While the safeguarding board has defended the letter as informative, some parents have said they found it offensive.
One parent who asked not be named, who has a seven-year-old son at the school, said: "I think this is an example of the world gone mad.
"It's up to us what we post on our personal Facebook pages.
"The letter is quite scary and could worry parents unnecessarily but it also talks to parents like they are children."
Another mother, whose five-year- old son attends the school, said: "I found it absurd being told by school what you can and can't post on social media.
"I've got holiday pictures of my kids on Facebook and a lot of my friends have got pictures of their kids on, too. Does it mean we have to take them down?"
The letter also warns parents their own security setting on sites such as Facebook are no substitute for responsible use because there are "whizz-kids" out there who are ICT savvy.
It says: "Help us to keep our children and school safe and happy.
"We would request that parents/carers refrain from posting potentially 'useful' material on social media sites.
"Consider the clothes worn by children in holiday, dance class and swimming gala photos."
Parents have also been requested not to make any comment about the school, staff or pupils on any social media sites.
It follows reports across the region of parents launching "malicious and calculating" attacks on children through Facebook, which are also currently being dealt with by the safeguarding board.
In a statement released to the Mail, Mrs Robinson said: "We take child protection very seriously and we all have a responsibility to ensure the safety of our children.
"Ensuring that children are safe and protected on the internet is just as important as teaching them to walk and talk.
"The letter is not telling parents what to do but presenting them with issues to consider when using the internet and social networking sites."
Mrs Robinson insists the school has had many positive comments since the letter was sent out, with parents saying there were issues they had not considered before.

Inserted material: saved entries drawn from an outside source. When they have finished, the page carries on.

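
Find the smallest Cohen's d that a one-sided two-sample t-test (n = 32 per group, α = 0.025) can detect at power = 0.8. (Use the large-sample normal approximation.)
d ≈ 0.70

Minimum detectable effect (two-sample t-test, normal approximation):
d = (z_α + z_β) / √(n/2)
d = (1.960 + 0.842) / √(32/2)
d = 2.802 / 4.000
d ≈ 0.70

By Cohen's convention (0.2 small / 0.5 medium / 0.8 large): medium effect.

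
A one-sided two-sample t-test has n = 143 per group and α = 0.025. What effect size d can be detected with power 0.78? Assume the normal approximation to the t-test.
d ≈ 0.32

Minimum detectable effect (two-sample t-test, normal approximation):
d = (z_α + z_β) / √(n/2)
d = (1.960 + 0.772) / √(143/2)
d = 2.732 / 8.456
d ≈ 0.32

By Cohen's convention (0.2 small / 0.5 medium / 0.8 large): small effect.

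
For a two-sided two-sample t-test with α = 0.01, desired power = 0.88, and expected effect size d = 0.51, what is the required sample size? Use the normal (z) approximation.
n = 109 per group

Sample size formula (two-sample t-test, normal approximation):
n = 2 · ((z_{α/2} + z_β) / d)²

z_{α/2} = 2.576 (for α = 0.01, two-sided)
z_β = 1.175 (for power = 0.88)
d = 0.51

n = 2 · ((2.576 + 1.175) / 0.51)²
n = 2 · (7.355)²
n ≈ 108.19
Round up to the next whole number: n = 109 per group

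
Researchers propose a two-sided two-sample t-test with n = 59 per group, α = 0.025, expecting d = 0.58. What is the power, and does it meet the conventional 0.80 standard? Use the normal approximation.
Power ≈ 0.82; the study is adequately powered (power ≥ 0.80)

Power calculation (two-sample t-test, normal approximation):
z_β = d · √(n/2) - z_{α/2}
z_β = 0.58 · √(59/2) - 2.241
z_β = 0.58 · 5.431 - 2.241
z_β = 0.909

Power = Φ(z_β) = Φ(0.909) ≈ 0.818

Effect size d = 0.58 is medium by Cohen's convention (0.2/0.5/0.8).

Threshold: power ≥ 0.80 is conventionally adequate.
Power ≈ 0.82 → the study is adequately powered (power ≥ 0.80).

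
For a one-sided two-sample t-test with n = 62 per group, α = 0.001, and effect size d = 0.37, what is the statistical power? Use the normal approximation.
Power ≈ 0.15

Power calculation (two-sample t-test, normal approximation):
z_β = d · √(n/2) - z_α
z_β = 0.37 · √(62/2) - 3.090
z_β = 0.37 · 5.568 - 3.090
z_β = -1.030

Power = Φ(z_β) = Φ(-1.030) ≈ 0.151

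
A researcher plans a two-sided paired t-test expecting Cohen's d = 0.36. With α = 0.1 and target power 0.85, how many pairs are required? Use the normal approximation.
n = 56 pairs

Sample size formula (paired t-test, normal approximation):
n = ((z_{α/2} + z_β) / d)²

z_{α/2} = 1.645 (for α = 0.1, two-sided)
z_β = 1.036 (for power = 0.85)
d = 0.36

n = ((1.645 + 1.036) / 0.36)²
n = (7.447)²
n ≈ 55.46
Round up to the next whole number: n = 56 pairs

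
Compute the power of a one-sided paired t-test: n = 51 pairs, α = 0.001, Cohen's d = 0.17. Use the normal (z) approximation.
Power ≈ 0.03

Power calculation (paired t-test, normal approximation):
z_β = d · √n - z_α
z_β = 0.17 · √51 - 3.090
z_β = 0.17 · 7.141 - 3.090
z_β = -1.876

Power = Φ(z_β) = Φ(-1.876) ≈ 0.030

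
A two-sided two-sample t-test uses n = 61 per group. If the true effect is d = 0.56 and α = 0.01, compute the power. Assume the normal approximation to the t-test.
Power ≈ 0.70

Power calculation (two-sample t-test, normal approximation):
z_β = d · √(n/2) - z_{α/2}
z_β = 0.56 · √(61/2) - 2.576
z_β = 0.56 · 5.523 - 2.576
z_β = 0.517

Power = Φ(z_β) = Φ(0.517) ≈ 0.697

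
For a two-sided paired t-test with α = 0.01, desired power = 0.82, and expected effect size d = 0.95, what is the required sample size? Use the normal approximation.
n = 14 pairs

Sample size formula (paired t-test, normal approximation):
n = ((z_{α/2} + z_β) / d)²

z_{α/2} = 2.576 (for α = 0.01, two-sided)
z_β = 0.915 (for power = 0.82)
d = 0.95

n = ((2.576 + 0.915) / 0.95)²
n = (3.675)²
n ≈ 13.51
Round up to the next whole number: n = 14 pairs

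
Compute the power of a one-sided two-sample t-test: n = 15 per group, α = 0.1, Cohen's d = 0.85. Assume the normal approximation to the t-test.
Power ≈ 0.85

Power calculation (two-sample t-test, normal approximation):
z_β = d · √(n/2) - z_α
z_β = 0.85 · √(15/2) - 1.282
z_β = 0.85 · 2.739 - 1.282
z_β = 1.046

Power = Φ(z_β) = Φ(1.046) ≈ 0.852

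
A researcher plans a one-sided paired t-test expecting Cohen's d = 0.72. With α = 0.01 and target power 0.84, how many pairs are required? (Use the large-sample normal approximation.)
n = 22 pairs

Sample size formula (paired t-test, normal approximation):
n = ((z_α + z_β) / d)²

z_α = 2.326 (for α = 0.01, one-sided)
z_β = 0.994 (for power = 0.84)
d = 0.72

n = ((2.326 + 0.994) / 0.72)²
n = (4.611)²
n ≈ 21.26
Round up to the next whole number: n = 22 pairs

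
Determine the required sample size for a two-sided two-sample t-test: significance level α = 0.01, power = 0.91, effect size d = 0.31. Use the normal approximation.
n = 320 per group

Sample size formula (two-sample t-test, normal approximation):
n = 2 · ((z_{α/2} + z_β) / d)²

z_{α/2} = 2.576 (for α = 0.01, two-sided)
z_β = 1.341 (for power = 0.91)
d = 0.31

n = 2 · ((2.576 + 1.341) / 0.31)²
n = 2 · (12.635)²
n ≈ 319.29
Round up to the next whole number: n = 320 per group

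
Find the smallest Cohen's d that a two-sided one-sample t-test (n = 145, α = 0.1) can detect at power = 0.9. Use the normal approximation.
d ≈ 0.24

Minimum detectable effect (one-sample t-test, normal approximation):
d = (z_{α/2} + z_β) / √n
d = (1.645 + 1.282) / √145
d = 2.926 / 12.042
d ≈ 0.24

By Cohen's convention (0.2 small / 0.5 medium / 0.8 large): small effect.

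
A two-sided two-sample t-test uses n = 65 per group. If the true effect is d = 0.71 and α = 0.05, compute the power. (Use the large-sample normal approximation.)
Power ≈ 0.98

Power calculation (two-sample t-test, normal approximation):
z_β = d · √(n/2) - z_{α/2}
z_β = 0.71 · √(65/2) - 1.960
z_β = 0.71 · 5.701 - 1.960
z_β = 2.088

Power = Φ(z_β) = Φ(2.088) ≈ 0.982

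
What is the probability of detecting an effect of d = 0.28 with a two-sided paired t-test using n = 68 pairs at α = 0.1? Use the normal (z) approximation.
Power ≈ 0.75

Power calculation (paired t-test, normal approximation):
z_β = d · √n - z_{α/2}
z_β = 0.28 · √68 - 1.645
z_β = 0.28 · 8.246 - 1.645
z_β = 0.664

Power = Φ(z_β) = Φ(0.664) ≈ 0.747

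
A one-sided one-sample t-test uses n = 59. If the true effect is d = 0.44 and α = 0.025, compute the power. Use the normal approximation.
Power ≈ 0.92

Power calculation (one-sample t-test, normal approximation):
z_β = d · √n - z_α
z_β = 0.44 · √59 - 1.960
z_β = 0.44 · 7.681 - 1.960
z_β = 1.420

Power = Φ(z_β) = Φ(1.420) ≈ 0.922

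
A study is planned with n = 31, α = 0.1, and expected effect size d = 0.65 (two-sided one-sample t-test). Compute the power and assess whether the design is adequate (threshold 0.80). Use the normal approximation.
Power ≈ 0.98; the study is adequately powered (power ≥ 0.80)

Power calculation (one-sample t-test, normal approximation):
z_β = d · √n - z_{α/2}
z_β = 0.65 · √31 - 1.645
z_β = 0.65 · 5.568 - 1.645
z_β = 1.974

Power = Φ(z_β) = Φ(1.974) ≈ 0.976

Effect size d = 0.65 is medium by Cohen's convention (0.2/0.5/0.8).

Threshold: power ≥ 0.80 is conventionally adequate.
Power ≈ 0.98 → the study is adequately powered (power ≥ 0.80).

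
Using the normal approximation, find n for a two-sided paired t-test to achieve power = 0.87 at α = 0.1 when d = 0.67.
n = 18 pairs

Sample size formula (paired t-test, normal approximation):
n = ((z_{α/2} + z_β) / d)²

z_{α/2} = 1.645 (for α = 0.1, two-sided)
z_β = 1.126 (for power = 0.87)
d = 0.67

n = ((1.645 + 1.126) / 0.67)²
n = (4.136)²
n ≈ 17.11
Round up to the next whole number: n = 18 pairs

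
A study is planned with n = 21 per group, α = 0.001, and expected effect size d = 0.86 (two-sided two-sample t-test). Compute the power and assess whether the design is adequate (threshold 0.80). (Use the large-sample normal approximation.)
Power ≈ 0.31; the study is underpowered (power < 0.80)

Power calculation (two-sample t-test, normal approximation):
z_β = d · √(n/2) - z_{α/2}
z_β = 0.86 · √(21/2) - 3.291
z_β = 0.86 · 3.240 - 3.291
z_β = -0.504

Power = Φ(z_β) = Φ(-0.504) ≈ 0.307

Effect size d = 0.86 is large by Cohen's convention (0.2/0.5/0.8).

Threshold: power ≥ 0.80 is conventionally adequate.
Power ≈ 0.31 → the study is underpowered (power < 0.80).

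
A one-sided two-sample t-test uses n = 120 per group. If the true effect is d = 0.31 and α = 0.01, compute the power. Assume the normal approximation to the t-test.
Power ≈ 0.53

Power calculation (two-sample t-test, normal approximation):
z_β = d · √(n/2) - z_α
z_β = 0.31 · √(120/2) - 2.326
z_β = 0.31 · 7.746 - 2.326
z_β = 0.075

Power = Φ(z_β) = Φ(0.075) ≈ 0.530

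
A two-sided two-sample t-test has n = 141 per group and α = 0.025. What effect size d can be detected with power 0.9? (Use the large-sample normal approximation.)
d ≈ 0.42

Minimum detectable effect (two-sample t-test, normal approximation):
d = (z_{α/2} + z_β) / √(n/2)
d = (2.241 + 1.282) / √(141/2)
d = 3.523 / 8.396
d ≈ 0.42

By Cohen's convention (0.2 small / 0.5 medium / 0.8 large): small effect.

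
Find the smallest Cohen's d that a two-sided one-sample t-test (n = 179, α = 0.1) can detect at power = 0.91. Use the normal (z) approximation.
d ≈ 0.22

Minimum detectable effect (one-sample t-test, normal approximation):
d = (z_{α/2} + z_β) / √n
d = (1.645 + 1.341) / √179
d = 2.986 / 13.379
d ≈ 0.22

By Cohen's convention (0.2 small / 0.5 medium / 0.8 large): small effect.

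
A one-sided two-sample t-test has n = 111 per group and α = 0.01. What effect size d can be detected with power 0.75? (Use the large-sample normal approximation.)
d ≈ 0.40

Minimum detectable effect (two-sample t-test, normal approximation):
d = (z_α + z_β) / √(n/2)
d = (2.326 + 0.674) / √(111/2)
d = 3.001 / 7.450
d ≈ 0.40

By Cohen's convention (0.2 small / 0.5 medium / 0.8 large): small effect.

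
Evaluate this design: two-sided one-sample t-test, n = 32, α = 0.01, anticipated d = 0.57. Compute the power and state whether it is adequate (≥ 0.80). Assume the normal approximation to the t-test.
Power ≈ 0.74; the study is underpowered (power < 0.80)

Power calculation (one-sample t-test, normal approximation):
z_β = d · √n - z_{α/2}
z_β = 0.57 · √32 - 2.576
z_β = 0.57 · 5.657 - 2.576
z_β = 0.649

Power = Φ(z_β) = Φ(0.649) ≈ 0.742

Effect size d = 0.57 is medium by Cohen's convention (0.2/0.5/0.8).

Threshold: power ≥ 0.80 is conventionally adequate.
Power ≈ 0.74 → the study is underpowered (power < 0.80).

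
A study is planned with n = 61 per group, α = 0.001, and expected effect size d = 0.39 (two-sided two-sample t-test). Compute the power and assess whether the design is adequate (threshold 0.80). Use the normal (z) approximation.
Power ≈ 0.13; the study is underpowered (power < 0.80)

Power calculation (two-sample t-test, normal approximation):
z_β = d · √(n/2) - z_{α/2}
z_β = 0.39 · √(61/2) - 3.291
z_β = 0.39 · 5.523 - 3.291
z_β = -1.137

Power = Φ(z_β) = Φ(-1.137) ≈ 0.128

Effect size d = 0.39 is small by Cohen's convention (0.2/0.5/0.8).

Threshold: power ≥ 0.80 is conventionally adequate.
Power ≈ 0.13 → the study is underpowered (power < 0.80).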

She said: "Facebook can be an enjoyable tool to use but everyone, including parents, has to be aware that it can be potentially dangerous if information or pictures fall into the wrong hands.
"Safeguarding children is everyone's business and ensuring parents are aware of the dangers of social media sites is one way we can all help protect our children."

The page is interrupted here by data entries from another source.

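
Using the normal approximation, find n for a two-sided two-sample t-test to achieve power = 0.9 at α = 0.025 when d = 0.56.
n = 80 per group

Sample size formula (two-sample t-test, normal approximation):
n = 2 · ((z_{α/2} + z_β) / d)²

z_{α/2} = 2.241 (for α = 0.025, two-sided)
z_β = 1.282 (for power = 0.9)
d = 0.56

n = 2 · ((2.241 + 1.282) / 0.56)²
n = 2 · (6.291)²
n ≈ 79.15
Round up to the next whole number: n = 80 per group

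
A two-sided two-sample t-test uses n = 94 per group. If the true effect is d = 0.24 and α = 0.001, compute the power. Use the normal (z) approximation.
Power ≈ 0.05

Power calculation (two-sample t-test, normal approximation):
z_β = d · √(n/2) - z_{α/2}
z_β = 0.24 · √(94/2) - 3.291
z_β = 0.24 · 6.856 - 3.291
z_β = -1.645

Power = Φ(z_β) = Φ(-1.645) ≈ 0.050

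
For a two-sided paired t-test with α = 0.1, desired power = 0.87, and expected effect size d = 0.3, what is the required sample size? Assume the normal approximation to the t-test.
n = 86 pairs

Sample size formula (paired t-test, normal approximation):
n = ((z_{α/2} + z_β) / d)²

z_{α/2} = 1.645 (for α = 0.1, two-sided)
z_β = 1.126 (for power = 0.87)
d = 0.3

n = ((1.645 + 1.126) / 0.3)²
n = (9.237)²
n ≈ 85.32
Round up to the next whole number: n = 86 pairs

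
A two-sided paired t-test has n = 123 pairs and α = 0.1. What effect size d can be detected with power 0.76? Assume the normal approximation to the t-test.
d ≈ 0.21

Minimum detectable effect (paired t-test, normal approximation):
d = (z_{α/2} + z_β) / √n
d = (1.645 + 0.706) / √123
d = 2.351 / 11.091
d ≈ 0.21

By Cohen's convention (0.2 small / 0.5 medium / 0.8 large): small effect.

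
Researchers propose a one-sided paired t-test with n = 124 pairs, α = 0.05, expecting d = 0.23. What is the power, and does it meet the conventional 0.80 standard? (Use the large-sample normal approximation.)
Power ≈ 0.82; the study is adequately powered (power ≥ 0.80)

Power calculation (paired t-test, normal approximation):
z_β = d · √n - z_α
z_β = 0.23 · √124 - 1.645
z_β = 0.23 · 11.136 - 1.645
z_β = 0.916

Power = Φ(z_β) = Φ(0.916) ≈ 0.820

Effect size d = 0.23 is small by Cohen's convention (0.2/0.5/0.8).

Threshold: power ≥ 0.80 is conventionally adequate.
Power ≈ 0.82 → the study is adequately powered (power ≥ 0.80).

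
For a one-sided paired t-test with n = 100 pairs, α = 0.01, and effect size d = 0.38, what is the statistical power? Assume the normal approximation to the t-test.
Power ≈ 0.93

Power calculation (paired t-test, normal approximation):
z_β = d · √n - z_α
z_β = 0.38 · √100 - 2.326
z_β = 0.38 · 10.000 - 2.326
z_β = 1.474

Power = Φ(z_β) = Φ(1.474) ≈ 0.930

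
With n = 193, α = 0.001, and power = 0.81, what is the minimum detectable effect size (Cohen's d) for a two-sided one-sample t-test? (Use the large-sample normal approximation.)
d ≈ 0.30

Minimum detectable effect (one-sample t-test, normal approximation):
d = (z_{α/2} + z_β) / √n
d = (3.291 + 0.878) / √193
d = 4.168 / 13.892
d ≈ 0.30

By Cohen's convention (0.2 small / 0.5 medium / 0.8 large): small effect.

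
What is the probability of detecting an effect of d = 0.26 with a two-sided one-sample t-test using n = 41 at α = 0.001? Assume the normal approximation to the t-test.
Power ≈ 0.05

Power calculation (one-sample t-test, normal approximation):
z_β = d · √n - z_{α/2}
z_β = 0.26 · √41 - 3.291
z_β = 0.26 · 6.403 - 3.291
z_β = -1.626

Power = Φ(z_β) = Φ(-1.626) ≈ 0.052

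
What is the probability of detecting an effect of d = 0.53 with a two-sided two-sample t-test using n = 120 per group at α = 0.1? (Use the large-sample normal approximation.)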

Bron Sanders, independent chairman of the East Riding Safeguarding Children Board, said: "Parents and carers need to be aware of the dangers of using social networking sites, such as Facebook.
"Parents need to be careful when posting personal pictures of their children as photographs and videos can be very quickly copied, shared and spread at great speed.
"Facebook is a public forum so everyone, not just parents and carers, needs to be aware of what they are saying and posting and the potential effects it could have."
Paul Dyson, chairman of the Hull Safeguarding Children Board, said: "The Hull Safeguarding Children Board website contains some advice and tips for children, parents and professionals and also contains links to other helpful sources of advice, including the Child Exploitation and Online Protection Centre website."